Here, since the Navy found no technical deficiencies in the proposals of the competitive-range offerors, [5] discussions could be limited to an opportunity to submit revised proposals. Moreover, where, as here, an amendment to a solicitation does not specifically request offerors to submit their BAFOs, language giving notice to all offerors of a common cutoff date for receipt of offers has the intent and effect of a request for BAFOs. Israel Aircraft Indus., supra. As stated, amendment No. 2 specifically requested that offerors submit revised proposals by September 17. Consequently, we have no basis to object to the agency's conduct in this regard.

Finally, in its comments on the agency's report, the protester attempts to raise a new ground of protest; it complains that the Navy's communication with IMI regarding English translated documents constituted discussions. Aerospace maintains that the Navy therefore was obligated to conduct concurrent discussions with it.

We agree with the agency's argument that this issue is untimely raised. Our Bid Protest Regulations require that protests not based upon alleged improprieties in a solicitation be filed not later than 10 working days after the protester knew or should have known of the basis for the protest, whichever is earlier. 4 C.F.R. Sec. 21.2(a)(2) (1992). When a protester supplements a timely protest with new and independent grounds of protest, the later raised allegations must independently satisfy the timeliness requirements. John Short & Assocs., Inc., B-239358, Aug. 23, 1990, 90-2 CPD Para. 150. Here, Aerospace learned the basis of its contention that the Navy held improper discussions with IMI on April 23, when it received the Navy's protest report containing the correspondence upon which the protester's argument was based. Aerospace was therefore required to raise this issue by May 7, 10 working days later. TRW, Inc., B-243450.2, Aug. 16, 1991, 91-2 CPD Para. 160. Since Aerospace did not raise the issue until May 26, the issue is untimely and will not be considered.

The protest is denied in part and dismissed in part.

1. In its initial protest, Aerospace also alleged that IMI's offer was subject to a "50% add-on" for purposes of price evaluation and that IMI's offer had expired at the time of award. The agency answered these arguments in its report. Aerospace did not respond to the agency's rebuttal in its comments. Therefore, we deem these issues to be abandoned, and we will not address them. Vanguard Research, Inc., B-242633; B-242633.2, May 30, 1991, 91-1 CPD Para. 517.

2. Amendment No. 1 to the RFP, issued March 27, is unrelated to the issues raised in this protest.

3. The protester questions the agency's method of calculating the total evaluated price using the above-listed factors. The record shows, however, that under any of the methods discussed, IMI's price remains low as long as first article testing is not waived for the protester. Consequently, we have no basis to object to the agency's determination that IMI submitted the low-priced offer.

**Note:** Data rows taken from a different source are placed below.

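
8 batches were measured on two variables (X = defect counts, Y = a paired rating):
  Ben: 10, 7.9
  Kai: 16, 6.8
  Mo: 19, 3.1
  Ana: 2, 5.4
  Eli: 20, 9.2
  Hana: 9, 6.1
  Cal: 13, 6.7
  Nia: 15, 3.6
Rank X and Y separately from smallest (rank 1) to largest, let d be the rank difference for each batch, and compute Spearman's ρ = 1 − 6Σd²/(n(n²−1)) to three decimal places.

Ranks of variable 1: 3, 6, 7, 1, 8, 2, 4, 5
Ranks of variable 2: 7, 6, 1, 3, 8, 4, 5, 2
d = r₁ − r₂: -4, 0, 6, -2, 0, -2, -1, 3
d²: 16, 0, 36, 4, 0, 4, 1, 9; Σd² = 70
ρ = 1 − 6·70/(8·63) = 1 − 420/504 = 0.167

0.167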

4. In this regard, the protester asserts that based on its experience with the Navy, it is unlikely that the option will be exercised. The Navy rebuts this assertion by stating that based on its projected requirement for the arming devices, it expects to exercise the option.

5. Aerospace asserts that the Navy should have discussed with the firm the waiver of first article testing. As stated, the agency is under no obligation to attempt to obtain additional information concerning the issue of waiver of first article testing. The lack of information supporting Aerospace's waiver request does not, in our view, constitute a significant technical deficiency in its proposal requiring discussions. See Engineered Air Sys., Inc., B-237214, Jan. 25, 1990, 90-1 CPD Para. 107.